Иногда я думаю, что мне следовало пожертвовать жизнью, защищая еретиков – не только Жюли, а всех, дабы смыть с католиков их ужасный грех.
– Ты безумен, Бласко!
– Я говорю странные вещи. Никогда не говорил их раньше и даже не думал о них, пока не увидел тебя в твоем одеянии священника, с холодным и аскетичным лицом. Святая Дева, ну почему мы не можем жить в мире друг с другом? Почему моя мать должна враждовать с моей женой из-за нашего сына? Почему наши альгвасилы уводят по ночам еретиков… я даже не осмеливаюсь думать куда? Почему французские католики убивали на парижских улицах невинных детей? Я спрашиваю тебя: почему?
– Ты лишился рассудка, Бласко.
– Прости, брат. Не знаю, что на меня нашло. Я выдал себя. Если в этом доме есть человек, на которого ты обязан донести, так это твой брат Бласко.
– Твой долг – отвратить жену от ереси, – сурово произнес Доминго.
– Я позабочусь о ее спасении, брат, – ответил Бласко.
Доминго кивнул, по-своему расценив слова брата.

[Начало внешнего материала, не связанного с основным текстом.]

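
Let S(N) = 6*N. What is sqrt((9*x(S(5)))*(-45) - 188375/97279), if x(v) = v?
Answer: 5*I*sqrt(4599850063991)/97279 ≈ 110.24*I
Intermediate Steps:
sqrt((9*x(S(5)))*(-45) - 188375/97279) = sqrt((9*(6*5))*(-45) - 188375/97279) = sqrt((9*30)*(-45) - 188375*1/97279) = sqrt(270*(-45) - 188375/97279) = sqrt(-12150 - 188375/97279) = sqrt(-1182128225/97279) = 5*I*sqrt(4599850063991)/97279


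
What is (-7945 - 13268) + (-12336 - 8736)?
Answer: -42285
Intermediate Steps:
(-7945 - 13268) + (-12336 - 8736) = -21213 - 21072 = -42285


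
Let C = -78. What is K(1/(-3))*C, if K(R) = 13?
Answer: -1014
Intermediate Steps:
K(1/(-3))*C = 13*(-78) = -1014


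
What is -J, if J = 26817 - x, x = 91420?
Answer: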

Но Бласко понимал, что ему нужно быть крайне осторожным. Он давно не видел своего брата, а со временем люди меняются. «Я не позволю им забрать у меня Жюли, – думал он. – Скорее я убью ее и себя, чем она попадет им в лапы. Каждую ночь я буду рядом с ней – ибо они всегда приходят ночью – и при первых же признаках опасности собственноручно задушу ее подушкой, а потом воткну себе в сердце нож. Они ее никогда не получат!»
Бласко и Доминго направился к часовне.
– Я останусь здесь и помолюсь, – сказал Доминго. Бласко кивнул и двинулся к дому.
Он был напуган. Вместо брата домой вернулся чужой человек.
– Я должен поговорить с тобой, – сказал Бласко Жюли.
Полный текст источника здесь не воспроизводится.